The next day, Lovochkin’s TV channel played footage of the worst of the police violence on heavy rotation on prime time news. News anchors intoned that Yanukovych had “shed the blood of Ukrainian children.” Whereas the student protests had attracted hundreds, protests on Sunday December 1 against the police violence attracted hundreds of thousands. This was the start of Euromaidan.

Authoritative chronicler of the Euromaidan revolution Sonya Koshkina, as well as Ukrainian prosecutors, have argued it was anti-EU hardliners who were responsible for attacking the students.

But on the third anniversary of events, November 29, 2016, Ukraine’s interior minister Arsen Avakov told the BBC that “Lovochkin was the author of the dispersal of the [students’] Maidan, and should be in prison, not in parliament.”

Lovochkin denies any role in the attack on the students. “I submitted my resignation because of President Yanukovych’s decision to decline signing the Deep and Comprehensive Free Trade Area (DCFTA) […] and the use of force against peaceful protesters in Kyiv following it,” he said.

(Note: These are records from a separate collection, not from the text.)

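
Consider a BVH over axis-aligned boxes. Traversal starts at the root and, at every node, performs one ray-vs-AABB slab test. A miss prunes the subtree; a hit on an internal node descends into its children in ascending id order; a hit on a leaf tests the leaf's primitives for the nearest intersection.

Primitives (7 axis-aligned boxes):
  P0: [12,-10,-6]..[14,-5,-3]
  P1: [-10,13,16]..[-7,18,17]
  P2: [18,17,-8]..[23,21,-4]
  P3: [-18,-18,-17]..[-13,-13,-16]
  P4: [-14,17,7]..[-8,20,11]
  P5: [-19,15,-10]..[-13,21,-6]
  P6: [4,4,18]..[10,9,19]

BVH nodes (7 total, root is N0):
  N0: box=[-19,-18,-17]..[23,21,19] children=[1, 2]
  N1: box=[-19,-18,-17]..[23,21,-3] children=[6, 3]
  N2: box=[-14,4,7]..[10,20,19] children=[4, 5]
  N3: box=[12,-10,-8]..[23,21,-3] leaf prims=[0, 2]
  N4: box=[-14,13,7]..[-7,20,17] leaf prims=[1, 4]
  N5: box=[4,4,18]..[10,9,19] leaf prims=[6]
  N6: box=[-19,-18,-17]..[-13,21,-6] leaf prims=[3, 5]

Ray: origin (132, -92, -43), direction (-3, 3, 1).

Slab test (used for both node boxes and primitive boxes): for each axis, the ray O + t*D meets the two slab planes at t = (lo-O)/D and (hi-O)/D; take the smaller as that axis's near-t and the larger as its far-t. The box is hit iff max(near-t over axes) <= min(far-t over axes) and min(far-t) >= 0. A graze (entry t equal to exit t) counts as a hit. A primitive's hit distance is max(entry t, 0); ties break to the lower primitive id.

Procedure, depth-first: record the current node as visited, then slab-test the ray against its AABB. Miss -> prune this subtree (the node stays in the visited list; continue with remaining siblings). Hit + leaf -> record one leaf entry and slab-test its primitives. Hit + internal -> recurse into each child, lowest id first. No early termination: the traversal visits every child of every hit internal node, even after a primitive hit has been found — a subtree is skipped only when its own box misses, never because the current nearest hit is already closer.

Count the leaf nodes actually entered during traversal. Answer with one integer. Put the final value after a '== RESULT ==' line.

Trace the traversal:
N0 x:[109/3,151/3] y:[74/3,113/3] z:[26,62] -> hit [109/3,113/3], descend [1, 2]
  N1 x:[109/3,151/3] y:[74/3,113/3] z:[26,40] -> hit [109/3,113/3], descend [3, 6]
    N3 x:[109/3,40] y:[82/3,113/3] z:[35,40] -> hit [109/3,113/3] leaf, test {P0(miss), P2@t=109/3}
    N6 x:[145/3,151/3] y:[74/3,113/3] z:[26,37] -> miss, prune
  N2 x:[122/3,146/3] y:[32,112/3] z:[50,62] -> miss, prune

Summary -> nodes [0, 1, 3, 6, 2]; box-tests=5; leaf-entries=1; first=P2

== RESULT ==
1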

What was Lovochkin’s motivation to break with Yanukovych so abruptly over Europe, whether or not he was involved in the violence? According to Koshkina, Lovochkin was “a placeman of Firtash and one of the architects of the regime,” hardly a nationalist or freedom-loving liberal. But in June 2013 the US had indicted Firtash for alleged bribery in India. On October 30 2013 — as Yanukovych was wavering over the Association Agreement with the EU — the US issued an arrest warrant for Firtash.

The US withdrew the arrest warrant four days later — after US deputy secretary of state Victoria Nuland met Yanukovych in Kyiv, and received assurances that Yanukovych would sign the Association Agreement, Firtash said during extradition hearings in Vienna in 2015 that first revealed the details of the case. But come the Vilnius Summit, Yanukovych failed to sign. The arrest warrant was reissued in March 2014, and Firtash was arrested in Vienna on March 12, 2014.

Legal proceedings in Ukraine have yet to establish ultimate responsibility for the police attack on students on November 29 and indeed for much of the violence against protestors in the winter of 2013-2014. On June 23, plans to abolish the prosecutor’s special office investigating crimes against Euromaidan demonstrators became known.

Thus Manafort’s trial, if it occurs, will be as eagerly awaited in Ukraine as in the US.